JOSÉ-MARIA DE HEREDIA

       (1842-1905)     

 



 

Heredia, un poète d'origine cubaine, se fixe de bonne heure en France, entre à l'École des Chartes, acquiert une grande culture historique et littéraire. Son oeuvre consiste, presque tout entière, en un recueil de cent dix-huit sonnets, réunis en 1893 sous le titre Les Trophées.

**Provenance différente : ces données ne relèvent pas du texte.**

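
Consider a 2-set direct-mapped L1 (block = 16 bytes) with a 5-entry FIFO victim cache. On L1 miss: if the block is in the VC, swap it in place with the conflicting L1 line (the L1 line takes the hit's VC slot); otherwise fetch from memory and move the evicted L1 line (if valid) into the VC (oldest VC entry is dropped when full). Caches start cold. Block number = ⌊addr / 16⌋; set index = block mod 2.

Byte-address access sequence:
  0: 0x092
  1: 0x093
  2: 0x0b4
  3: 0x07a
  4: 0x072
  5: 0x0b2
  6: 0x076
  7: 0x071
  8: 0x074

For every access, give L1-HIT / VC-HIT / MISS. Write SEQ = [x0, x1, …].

0: 0x92 (blk 9, set 1) → MISS  vc=[]
1: 0x93 (blk 9, set 1) → L1-HIT  vc=[]
2: 0xb4 (blk 11, set 1) → MISS  vc=[9]
3: 0x7a (blk 7, set 1) → MISS  vc=[9, 11]
4: 0x72 (blk 7, set 1) → L1-HIT  vc=[9, 11]
5: 0xb2 (blk 11, set 1) → VC-HIT  vc=[9, 7]
6: 0x76 (blk 7, set 1) → VC-HIT  vc=[9, 11]
7: 0x71 (blk 7, set 1) → L1-HIT  vc=[9, 11]
8: 0x74 (blk 7, set 1) → L1-HIT  vc=[9, 11]

SEQ = [MISS, L1-HIT, MISS, MISS, L1-HIT, VC-HIT, VC-HIT, L1-HIT, L1-HIT]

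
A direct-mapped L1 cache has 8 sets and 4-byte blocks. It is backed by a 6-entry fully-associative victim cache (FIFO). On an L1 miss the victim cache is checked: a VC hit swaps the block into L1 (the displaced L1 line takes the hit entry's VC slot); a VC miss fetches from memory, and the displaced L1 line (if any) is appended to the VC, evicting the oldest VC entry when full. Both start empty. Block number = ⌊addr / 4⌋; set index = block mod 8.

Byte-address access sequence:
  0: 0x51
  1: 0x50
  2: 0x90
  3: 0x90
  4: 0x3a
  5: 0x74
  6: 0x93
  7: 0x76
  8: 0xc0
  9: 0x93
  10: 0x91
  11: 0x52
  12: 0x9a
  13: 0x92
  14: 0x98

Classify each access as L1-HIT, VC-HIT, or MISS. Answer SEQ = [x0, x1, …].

SEQ = [MISS, L1-HIT, MISS, L1-HIT, MISS, MISS, L1-HIT, L1-HIT, MISS, L1-HIT, L1-HIT, VC-HIT, MISS, VC-HIT, L1-HIT]

0: 0x51 (blk 20, set 4) → MISS  vc=[]
1: 0x50 (blk 20, set 4) → L1-HIT  vc=[]
2: 0x90 (blk 36, set 4) → MISS  vc=[20]
3: 0x90 (blk 36, set 4) → L1-HIT  vc=[20]
4: 0x3a (blk 14, set 6) → MISS  vc=[20]
5: 0x74 (blk 29, set 5) → MISS  vc=[20]
6: 0x93 (blk 36, set 4) → L1-HIT  vc=[20]
7: 0x76 (blk 29, set 5) → L1-HIT  vc=[20]
8: 0xc0 (blk 48, set 0) → MISS  vc=[20]
9: 0x93 (blk 36, set 4) → L1-HIT  vc=[20]
10: 0x91 (blk 36, set 4) → L1-HIT  vc=[20]
11: 0x52 (blk 20, set 4) → VC-HIT  vc=[36]
12: 0x9a (blk 38, set 6) → MISS  vc=[36, 14]
13: 0x92 (blk 36, set 4) → VC-HIT  vc=[20, 14]
14: 0x98 (blk 38, set 6) → L1-HIT  vc=[20, 14]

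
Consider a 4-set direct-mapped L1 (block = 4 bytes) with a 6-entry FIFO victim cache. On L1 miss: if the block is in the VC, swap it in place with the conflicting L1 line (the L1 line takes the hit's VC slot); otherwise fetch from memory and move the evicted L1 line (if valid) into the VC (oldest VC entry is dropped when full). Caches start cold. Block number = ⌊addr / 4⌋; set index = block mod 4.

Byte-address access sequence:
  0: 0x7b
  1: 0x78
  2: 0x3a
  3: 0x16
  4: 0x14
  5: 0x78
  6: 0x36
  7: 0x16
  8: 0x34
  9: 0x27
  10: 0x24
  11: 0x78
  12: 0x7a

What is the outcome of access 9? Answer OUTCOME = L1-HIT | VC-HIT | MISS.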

L'inspiration des Trophées. Comme son maître Leconte de Lisle, Heredia évoque des civilisations disparues et des contrées lointaines. Il conduit son lecteur depuis l'antiquité grecque jusqu'au seuil de l'âge moderne et fait voyager son imagination à travers les continents. Ce sont d'abord La Grèce et la Sicile, puis Rome et les Barbares, Le Moyen Age et la Renaissance, L'Orient et les Tropiques, enfin La Nature et le Rêve, dernière section du recueil, où se détache une suite de sonnets consacrés à des paysages bretons.

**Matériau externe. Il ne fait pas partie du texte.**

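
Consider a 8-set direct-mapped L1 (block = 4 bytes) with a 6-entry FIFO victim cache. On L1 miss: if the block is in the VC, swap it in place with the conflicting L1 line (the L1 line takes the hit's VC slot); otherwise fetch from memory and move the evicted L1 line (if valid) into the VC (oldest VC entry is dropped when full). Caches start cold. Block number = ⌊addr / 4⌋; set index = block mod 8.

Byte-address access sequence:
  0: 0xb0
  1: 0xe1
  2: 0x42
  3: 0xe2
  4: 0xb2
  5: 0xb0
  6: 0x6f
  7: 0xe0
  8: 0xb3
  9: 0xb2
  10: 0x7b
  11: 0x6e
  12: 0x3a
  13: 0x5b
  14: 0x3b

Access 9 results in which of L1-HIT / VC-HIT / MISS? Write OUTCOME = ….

OUTCOME = L1-HIT

#0 0xb0→b44/s4 MISS; vc=[]
#1 0xe1→b56/s0 MISS; vc=[]
#2 0x42→b16/s0 MISS; vc=[56]
#3 0xe2→b56/s0 VC-HIT; vc=[16]
#4 0xb2→b44/s4 L1-HIT; vc=[16]
#5 0xb0→b44/s4 L1-HIT; vc=[16]
#6 0x6f→b27/s3 MISS; vc=[16]
#7 0xe0→b56/s0 L1-HIT; vc=[16]
#8 0xb3→b44/s4 L1-HIT; vc=[16]
#9 0xb2→b44/s4 L1-HIT; vc=[16]
#10 0x7b→b30/s6 MISS; vc=[16]
#11 0x6e→b27/s3 L1-HIT; vc=[16]
#12 0x3a→b14/s6 MISS; vc=[16,30]
#13 0x5b→b22/s6 MISS; vc=[16,30,14]
#14 0x3b→b14/s6 VC-HIT; vc=[16,30,22]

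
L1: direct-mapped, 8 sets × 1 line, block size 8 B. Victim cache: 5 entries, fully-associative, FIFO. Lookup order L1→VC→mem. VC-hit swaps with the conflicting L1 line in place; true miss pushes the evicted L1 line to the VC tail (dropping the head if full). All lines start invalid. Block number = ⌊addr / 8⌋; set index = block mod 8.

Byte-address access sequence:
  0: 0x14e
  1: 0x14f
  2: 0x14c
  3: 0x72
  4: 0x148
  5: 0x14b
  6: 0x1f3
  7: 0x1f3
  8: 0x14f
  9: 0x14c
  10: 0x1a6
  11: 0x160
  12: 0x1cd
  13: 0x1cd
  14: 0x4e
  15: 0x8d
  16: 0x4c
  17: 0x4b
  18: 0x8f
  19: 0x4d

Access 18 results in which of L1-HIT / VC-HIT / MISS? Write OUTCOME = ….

OUTCOME = VC-HIT

  [0] addr=0x14e blk=41 s=1: MISS | VC []
  [1] addr=0x14f blk=41 s=1: L1-HIT | VC []
  [2] addr=0x14c blk=41 s=1: L1-HIT | VC []
  [3] addr=0x72 blk=14 s=6: MISS | VC []
  [4] addr=0x148 blk=41 s=1: L1-HIT | VC []
  [5] addr=0x14b blk=41 s=1: L1-HIT | VC []
  [6] addr=0x1f3 blk=62 s=6: MISS | VC [14]
  [7] addr=0x1f3 blk=62 s=6: L1-HIT | VC [14]
  [8] addr=0x14f blk=41 s=1: L1-HIT | VC [14]
  [9] addr=0x14c blk=41 s=1: L1-HIT | VC [14]
  [10] addr=0x1a6 blk=52 s=4: MISS | VC [14]
  [11] addr=0x160 blk=44 s=4: MISS | VC [14, 52]
  [12] addr=0x1cd blk=57 s=1: MISS | VC [14, 52, 41]
  [13] addr=0x1cd blk=57 s=1: L1-HIT | VC [14, 52, 41]
  [14] addr=0x4e blk=9 s=1: MISS | VC [14, 52, 41, 57]
  [15] addr=0x8d blk=17 s=1: MISS | VC [14, 52, 41, 57, 9]
  [16] addr=0x4c blk=9 s=1: VC-HIT | VC [14, 52, 41, 57, 17]
  [17] addr=0x4b blk=9 s=1: L1-HIT | VC [14, 52, 41, 57, 17]
  [18] addr=0x8f blk=17 s=1: VC-HIT | VC [14, 52, 41, 57, 9]
  [19] addr=0x4d blk=9 s=1: VC-HIT | VC [14, 52, 41, 57, 17]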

L'art des Trophées. Heredia veut faire de chaque sonnet un raccourci puissant il tente d'exprimer l'âme d'une civilisation (Vitrail), la grandeur d'une scène historique (Après Cannes), le rêve d'une épopée héroïque (Les Conquérants), le génie d'un poète ou d'un artiste (Michel-Ange). Parmi les matériaux fournis par son érudition, il choisit avec goût les détails frappants ou émouvants. Sa conscience d'artiste recherche les mots évocateurs qui, par leur sonorité ou leur rareté (lectisterne, aplustre, scombres, bupreste), frappent l'oreille ou séduisent l'esprit. La rime est riche, le rythme est martelé avec vigueur ou coulé avec souplesse, la césure à l'hémistiche est presque toujours forte, les autres coupes et les rejets sont disposés avec habileté, les voyelles et les consonnes sont ingénieusement choisies pour produire un effet (« La viole que frôle encor sa frêle main »; « Le pétale fané pend au dernier pistil »). Le poète enfin médite un dernier vers triomphal, qui frappe l'imagination (« Toute une mer immense où fuyaient les galères ») ou qui couronne l'édifice rythmique par un jeu savant de sonorités (« Les rois mages Gaspar, Melchior et Batlhazar »). Ainsi les plus beaux sonnets de Heredia sont, avant tout, des réussites techniques; son mérite est celui du bon artisan, qui excelle à manier un outil à sa mesure.